Still, the American public needs to see the warrant — all of it. The former president has a copy; he should make it public. It likely lists the items to be seized and the laws allegedly violated. The affidavit supporting the warrant is probably sealed, former prosecutors say, and Attorney General Merrick Garland can seek to unseal it.
But it shouldn’t be the Trump team releasing the warrant, it needs to be from Merrick Garland. It’s not in the Trump legal team’s interest, or their client’s interest, to release the warrant, as long as there remain political questions as to the motive behind the search. In fact, it’s more in Trump’s interest to hold that warrant as a hole card to be played at the opportune time. This isn’t some defense of Trump: everything the man does is corrupt in some way. It’s the principle of a lawyer acting in a client’s best interests.

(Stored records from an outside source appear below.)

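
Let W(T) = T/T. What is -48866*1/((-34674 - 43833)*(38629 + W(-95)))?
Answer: 24433/1516362705 ≈ 1.6113e-5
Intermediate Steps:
W(T) = 1
-48866*1/((-34674 - 43833)*(38629 + W(-95))) = -48866*1/((-34674 - 43833)*(38629 + 1)) = -48866/(38630*(-78507)) = -48866/(-3032725410) = -48866*(-1/3032725410) = 24433/1516362705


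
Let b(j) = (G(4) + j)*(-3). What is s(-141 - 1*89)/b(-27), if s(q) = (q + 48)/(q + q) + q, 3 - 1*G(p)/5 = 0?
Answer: -17603/2760 ≈ -6.3779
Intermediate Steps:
G(p) = 15 (G(p) = 15 - 5*0 = 15 + 0 = 15)
s(q) = q + (48 + q)/(2*q) (s(q) = (48 + q)/((2*q)) + q = (48 + q)*(1/(2*q)) + q = (48 + q)/(2*q) + q = q + (48 + q)/(2*q))
b(j) = -45 - 3*j (b(j) = (15 + j)*(-3) = -45 - 3*j)
s(-141 - 1*89)/b(-27) = (½ + (-141 - 1*89) + 24/(-141 - 1*89))/(-45 - 3*(-27)) = (½ + (-141 - 89) + 24/(-141 - 89))/(-45 + 81) = (½ - 230 + 24/(-230))/36 = (½ - 230 + 24*(-1/230))*(1/36) = (½ - 230 - 12/115)*(1/36) = -52809/230*1/36 = -17603/2760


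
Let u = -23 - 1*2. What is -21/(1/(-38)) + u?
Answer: 773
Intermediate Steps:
u = -25 (u = -23 - 2 = -25)
-21/(1/(-38)) + u = -21/(1/(-38)) - 25 = -21/(-1/38) - 25 = -21*(-38) - 25 = 798 - 25 = 773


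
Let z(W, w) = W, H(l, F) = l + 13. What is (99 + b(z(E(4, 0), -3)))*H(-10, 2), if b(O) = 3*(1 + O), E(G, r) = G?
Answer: 342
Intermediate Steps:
H(l, F) = 13 + l
b(O) = 3 + 3*O
(99 + b(z(E(4, 0), -3)))*H(-10, 2) = (99 + (3 + 3*4))*(13 - 10) = (99 + (3 + 12))*3 = (99 + 15)*3 = 114*3 = 342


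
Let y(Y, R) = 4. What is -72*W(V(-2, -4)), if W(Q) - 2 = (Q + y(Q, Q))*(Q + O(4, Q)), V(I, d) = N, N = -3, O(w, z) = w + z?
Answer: 0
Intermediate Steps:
V(I, d) = -3
W(Q) = 2 + (4 + Q)*(4 + 2*Q) (W(Q) = 2 + (Q + 4)*(Q + (4 + Q)) = 2 + (4 + Q)*(4 + 2*Q))
-72*W(V(-2, -4)) = -72*(18 + 2*(-3)**2 + 12*(-3)) = -72*(18 + 2*9 - 36) = -72*(18 + 18 - 36) = -72*0 = 0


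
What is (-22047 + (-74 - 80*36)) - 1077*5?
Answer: -30386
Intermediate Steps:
(-22047 + (-74 - 80*36)) - 1077*5 = (-22047 + (-74 - 2880)) - 5385 = (-22047 - 2954) - 5385 = -25001 - 5385 = -30386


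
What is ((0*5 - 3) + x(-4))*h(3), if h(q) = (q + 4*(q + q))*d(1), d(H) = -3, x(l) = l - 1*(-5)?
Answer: 162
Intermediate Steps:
x(l) = 5 + l (x(l) = l + 5 = 5 + l)
h(q) = -27*q (h(q) = (q + 4*(q + q))*(-3) = (q + 4*(2*q))*(-3) = (q + 8*q)*(-3) = (9*q)*(-3) = -27*q)
((0*5 - 3) + x(-4))*h(3) = ((0*5 - 3) + (5 - 4))*(-27*3) = ((0 - 3) + 1)*(-81) = (-3 + 1)*(-81) = -2*(-81) = 162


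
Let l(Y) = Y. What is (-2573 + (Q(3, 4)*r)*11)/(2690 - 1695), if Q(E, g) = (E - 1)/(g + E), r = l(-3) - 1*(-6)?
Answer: -3589/1393 ≈ -2.5765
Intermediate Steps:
r = 3 (r = -3 - 1*(-6) = -3 + 6 = 3)
Q(E, g) = (-1 + E)/(E + g)
(-2573 + (Q(3, 4)*r)*11)/(2690 - 1695) = (-2573 + (((-1 + 3)/(3 + 4))*3)*11)/(2690 - 1695) = (-2573 + ((2/7)*3)*11)/995 = (-2573 + (((⅐)*2)*3)*11)*(1/995) = (-2573 + ((2/7)*3)*11)*(1/995) = (-2573 + (6/7)*11)*(1/995) = (-2573 + 66/7)*(1/995) = -17945/7*1/995 = -3589/1393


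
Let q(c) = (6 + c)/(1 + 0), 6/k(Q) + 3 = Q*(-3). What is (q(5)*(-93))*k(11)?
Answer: 341/2 ≈ 170.50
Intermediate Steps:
k(Q) = 6/(-3 - 3*Q) (k(Q) = 6/(-3 + Q*(-3)) = 6/(-3 - 3*Q))
q(c) = 6 + c (q(c) = (6 + c)/1 = (6 + c)*1 = 6 + c)
(q(5)*(-93))*k(11) = ((6 + 5)*(-93))*(-2/(1 + 11)) = (11*(-93))*(-2/12) = -(-2046)/12 = -1023*(-⅙) = 341/2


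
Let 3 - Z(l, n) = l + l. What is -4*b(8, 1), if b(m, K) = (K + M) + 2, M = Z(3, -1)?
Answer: 0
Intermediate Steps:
Z(l, n) = 3 - 2*l (Z(l, n) = 3 - (l + l) = 3 - 2*l)
M = -3 (M = 3 - 2*3 = 3 - 6 = -3)
b(m, K) = -1 + K (b(m, K) = (K - 3) + 2 = (-3 + K) + 2 = -1 + K)
-4*b(8, 1) = -4*(-1 + 1) = -4*0 = 0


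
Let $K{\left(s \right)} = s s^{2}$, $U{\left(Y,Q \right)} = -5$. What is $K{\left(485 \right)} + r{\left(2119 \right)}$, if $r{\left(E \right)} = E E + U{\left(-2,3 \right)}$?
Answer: $118574281$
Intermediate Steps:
$r{\left(E \right)} = -5 + E^{2}$ ($r{\left(E \right)} = E E - 5 = E^{2} - 5 = -5 + E^{2}$)
$K{\left(s \right)} = s^{3}$
$K{\left(485 \right)} + r{\left(2119 \right)} = 485^{3} - \left(5 - 2119^{2}\right) = 114084125 + \left(-5 + 4490161\right) = 114084125 + 4490156 = 118574281$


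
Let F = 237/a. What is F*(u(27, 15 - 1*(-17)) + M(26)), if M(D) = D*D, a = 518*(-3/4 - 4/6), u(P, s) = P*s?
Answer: -312840/629 ≈ -497.36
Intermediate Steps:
a = -4403/6 (a = 518*(-3*¼ - 4*⅙) = 518*(-¾ - ⅔) = 518*(-17/12) = -4403/6 ≈ -733.83)
F = -1422/4403 (F = 237/(-4403/6) = 237*(-6/4403) = -1422/4403 ≈ -0.32296)
M(D) = D²
F*(u(27, 15 - 1*(-17)) + M(26)) = -1422*(27*(15 - 1*(-17)) + 26²)/4403 = -1422*(27*(15 + 17) + 676)/4403 = -1422*(27*32 + 676)/4403 = -1422*(864 + 676)/4403 = -1422/4403*1540 = -312840/629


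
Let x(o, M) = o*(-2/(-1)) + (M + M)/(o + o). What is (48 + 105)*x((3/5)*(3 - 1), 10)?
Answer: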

When Trump was president, the White House lawyers who worked for him were really working for the Executive Office of the President. Their job was to defend the presidency, not Donald Trump, though he used them as if they were his personal attorneys. The ones who did defend Trump, Rudy Giuliani for instance, are now answering for their folly. John Eastman should be barred from ever practicing, teaching, or talking seriously about law again. But now, Trump is a private citizen, having been visited by the FBI toting a search warrant. That warrant has more attached to it than just about any other private citizen, and the public has a strong right to know what the FBI was looking for.
The obligation to appease the public’s right to know doesn’t lie with the private citizen’s legal team. It lies with the government. Merrick Garland has literally thousands of lawyers working for him. He should assign some of them to redact the Trump warrant and affidavit, compile the list of evidence and comb for a few pearls, go before a judge and seek to unseal it for public release. This should be done as soon as possible, to show that the government and FBI are acting in good faith to protect the nation, and not to scorch the earth under Donald Trump.
Before the sun sets today, Garland should stand up in front of cameras and tell the nation he’s going to release everything possible to assure the country that the FBI and DOJ are working for the citizens, all the citizens, in the interests of the country and its institutions. The implications of this being some January 6th ruse will do more damage to the country than finding the “smoking gun” if it was obtained as fruit of a poisoned investigation. And what if the FBI didn’t find one? This entire thing, if it was a pretext, could be a scandal unless it produces something. That’s what French was talking about “rolling the dice.”
The people have an overwhelming interest in being assured that the FBI doesn’t play dice in this way. It’s not Trump’s job to make that case. In fact, Trump can’t make that case because he lacks the moral, political, and public authority to do so. The only case he can make is that the FBI is corrupt, and the FBI is helping him make that case if Garland doesn’t say something publicly, and produce the warrant.